Spencer came out of his experience on the electoral front lines more hardened, but also more determined to do something about the societal barriers that prevented Neal from winning his Democratic senatorial primary. The struggle for gay rights, however, was not a novel concept for Spencer.

In 2004, after watching personal mentors receive unfair treatment because of their sexual orientation throughout his life, Spencer became a straight-ally volunteer at the LGBT Community Center in Charlotte.

"I've had so many great opportunities in life that not everybody gets," Spencer says. "I don't believe in anything other than the promise of equality of opportunity, whether that is civil rights, women's rights, or LGBT rights, and that's why I'm a Democrat."

Spencer moved around a lot as child, from Florida to Texas to New Jersey, before his family settled a few miles up the road from Charlotte, in Davidson. He grew up in a household that made its livelihood from the motorsports industry, as both of his parents worked as journalists covering NASCAR.

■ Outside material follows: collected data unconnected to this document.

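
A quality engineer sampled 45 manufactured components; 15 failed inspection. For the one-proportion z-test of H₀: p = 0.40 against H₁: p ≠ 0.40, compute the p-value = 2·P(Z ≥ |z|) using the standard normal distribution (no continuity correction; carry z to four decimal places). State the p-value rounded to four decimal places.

p-value = 0.3613

Sample proportion p̂ = 15/45 = 0.33333.
SE₀ = √(0.40·0.60/45) = 0.073030.
Test statistic (full precision, shown to 4 dp): z = (15/45 − 0.40)/SE₀ ≈ -0.9129.
From the standard normal, 2·P(Z ≥ |z|) = 0.3613.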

After taking time from college to work for campaigns (and managing a movie theater to pay the bills), Spencer graduated from Davidson College in 2010 and now tutors full-time.

But the call to service always beckoned, and after Obama won the 2008 election, North Carolina appointed Spencer as a member of the Electoral College, which casts the formal votes for president and vice president after the election.

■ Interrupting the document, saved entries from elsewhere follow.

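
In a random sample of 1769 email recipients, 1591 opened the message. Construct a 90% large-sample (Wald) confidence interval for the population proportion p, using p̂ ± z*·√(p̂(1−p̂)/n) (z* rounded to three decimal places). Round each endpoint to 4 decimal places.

The sample proportion is 1591/1769 = 0.89938.
Standard error of p̂: √(0.090497/1769) = √0.000051157 = 0.007152.
For 90% confidence, z* = 1.645.
Margin = 1.645·0.007152 = 0.01177.
CI: 0.89938 ± 0.01177 = (0.8876, 0.9111).

(0.8876, 0.9111)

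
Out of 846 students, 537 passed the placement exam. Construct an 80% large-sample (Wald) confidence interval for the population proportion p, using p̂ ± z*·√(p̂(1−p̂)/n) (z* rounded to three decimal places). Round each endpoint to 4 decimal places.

p̂ = 537/846 = 0.63475.
Standard error of p̂: √(0.231842/846) = √0.000274045 = 0.016554.
The 80% critical value is z* = 1.282.
Margin = 1.282·0.016554 = 0.02122.
So the interval runs from 0.6135 to 0.6560.

(0.6135, 0.6560)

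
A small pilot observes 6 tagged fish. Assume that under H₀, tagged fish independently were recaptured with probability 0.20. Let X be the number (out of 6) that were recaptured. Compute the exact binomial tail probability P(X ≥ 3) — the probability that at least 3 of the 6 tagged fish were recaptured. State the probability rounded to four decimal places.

P = 0.0989

X is binomial with n = 6 and p = 0.20.
P(X ≥ 3) = C(6,3)·0.20^3·0.80^3 + C(6,4)·0.20^4·0.80^2 + C(6,5)·0.20^5·0.80^1 + C(6,6)·0.20^6·0.80^0.
= 0.081920 + 0.015360 + 0.001536 + 0.000064 = 0.0989.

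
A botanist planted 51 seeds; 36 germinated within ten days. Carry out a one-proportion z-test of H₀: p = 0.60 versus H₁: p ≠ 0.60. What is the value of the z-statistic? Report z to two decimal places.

With x = 36 successes in n = 51, p̂ = 0.70588.
Null standard error: √(0.60·0.40/51) = √0.004705882 = 0.068599.
z = (0.70588 − 0.60)/0.068599 = 0.10588/0.068599 = 1.54.

z = 1.54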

"That was a historic moment, realizing a promise of American society that many people did not expect in their lifetimes," Spencer says. "So I asked myself what's next."

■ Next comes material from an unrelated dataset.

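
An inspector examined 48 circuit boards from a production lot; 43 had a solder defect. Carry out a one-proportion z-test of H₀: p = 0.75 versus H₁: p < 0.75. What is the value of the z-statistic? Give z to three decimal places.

z = 2.333

With x = 43 successes in n = 48, p̂ = 0.89583.
SE₀ = √(0.75·0.25/48) = 0.062500.
Test statistic: z = 0.14583/0.062500 = 2.333.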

The following year, he formed Grassroots Farm Team, a political action committee whose goal was to help people under 40 get elected in local races. All of the candidates the group backed in 2009 won their races.

"That really got me back into the issue of young people in politics," Spencer says. "So in 2011, after being in Young Democrats for seven years, I went to the [Young Democrats of North Carolina] convention in Winston-Salem to take what we were doing with the PAC and empower the next generation of leadership in North Carolina."

As president of YDNC, Spencer has been far from a figurehead and has instead charted an activist course for the organization.

"Literally hours after the General Assembly voted to place Amendment One on the ballot, the YDNC was the first organization to oppose the amendment," he says. "And we didn't just vote to oppose — we did so unanimously."

Then came the issue of delegates to the DNC. Four years ago, the state party set a goal to send at least four ages 36-and-under to this year's convention. But four out of 100 wasn't enough for Spencer.

"We organized a campaign and lobbied the North Carolina Democratic Party hard for more inclusion in the process," Spencer says. "Eventually, we were able to get our delegate goal up to 19."

But even that goal was exceeded, when at the May 19th district conventions, 21 youth delegates were elected by state Democratic Party members.

Then at the June 16th state party convention in Raleigh, nine more were elected. Along with two young members of the DNC committee, the total number of young delegates from North Carolina at the convention will be a historic 32.

"When Mayor Foxx talked about this being the most youth-oriented convention in our history, we heard him loud and clear," Spencer says.